Scythian Tattooing

Tattooing was an extremely important part of Scythian culture. Whereas the ancient Greeks saw tattoos as marks of shame or barbarism, the Scythians believed the opposite. The Scythians, and their neighbors the Thracians, viewed tattoos as an important and common part of everyday life. According to Sextus Empiricus and Pliny, the Sarmatians (a later Scythian tribe during the time of Rome) would receive their first tattoos as children. The Agathyrsi, a Scythian-Thracian tribe saw tattoos as a status symbol, particularly among women, and the higher your status, the bigger, more colorful and detailed the tattoos that one had. In Thracian culture, nearly everyone, including commoners, had at least a few tattoos, and similarly to the Agathyrsi, viewed tattoos as an important status symbol. Clearchus of Soli stated that Scythian women were the ones who would teach the art of tattooing to Thracian women. The historian Clearchus stated that Scythian women “used to decorate the Thracian women all over their bodies, using tongues of their belt buckles (or pins of brooches) as needles.” After pricking the skin with needles in the desired design, the wounds would be rubbed with black soot or the desired colored pigment.

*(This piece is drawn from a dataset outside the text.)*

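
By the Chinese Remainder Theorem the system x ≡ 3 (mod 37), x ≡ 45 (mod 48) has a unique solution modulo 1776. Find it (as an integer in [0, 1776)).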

The use of infrared light on the mummified bodies of Scythians revealed to us what these tattoos looked like, in amazing detail. The Scythians are also believed to be the first to ever use stencils for tattooing, as one man was buried with a cutout leather stencil of a ram. Many of the tattoos were carefully placed on spots where the muscle would give the tattoo a rippling effect when moving.

Tattooing being a part of everyday life illustrates its importance in Scythian folklore. The particular techniques were not only passed down and taught person to person within Scythian society, but was also shared with those from other cultures who were interested in learning this form of artistic expression (2). The tattoos expressed important parts of Scythian society and culture (2). It illustrated the world around them and their mythology, the stories that were orally passed down for generations from parent to child and friend to friend. Tattoos would have been an important cultural connection to one another in Scythian society for this reason.

A drawing of the tattoos found on a mummified body of a Scythian recovered from a Kurgan.

(All but labelled 2) Mayor, Adrienne. The Amazons: Lives and Legends of Warrior Women across the Ancient World. Princeton, NJ: Princeton University Press, 2016.

(2) Sims, Martha C., and Martine Stephens. “Ritual.” Essay. In Living Folklore: An Introduction to the Study of People and Their Traditions, 2nd ed., 98-104. Logan, UT: Utah State University Press, 2011.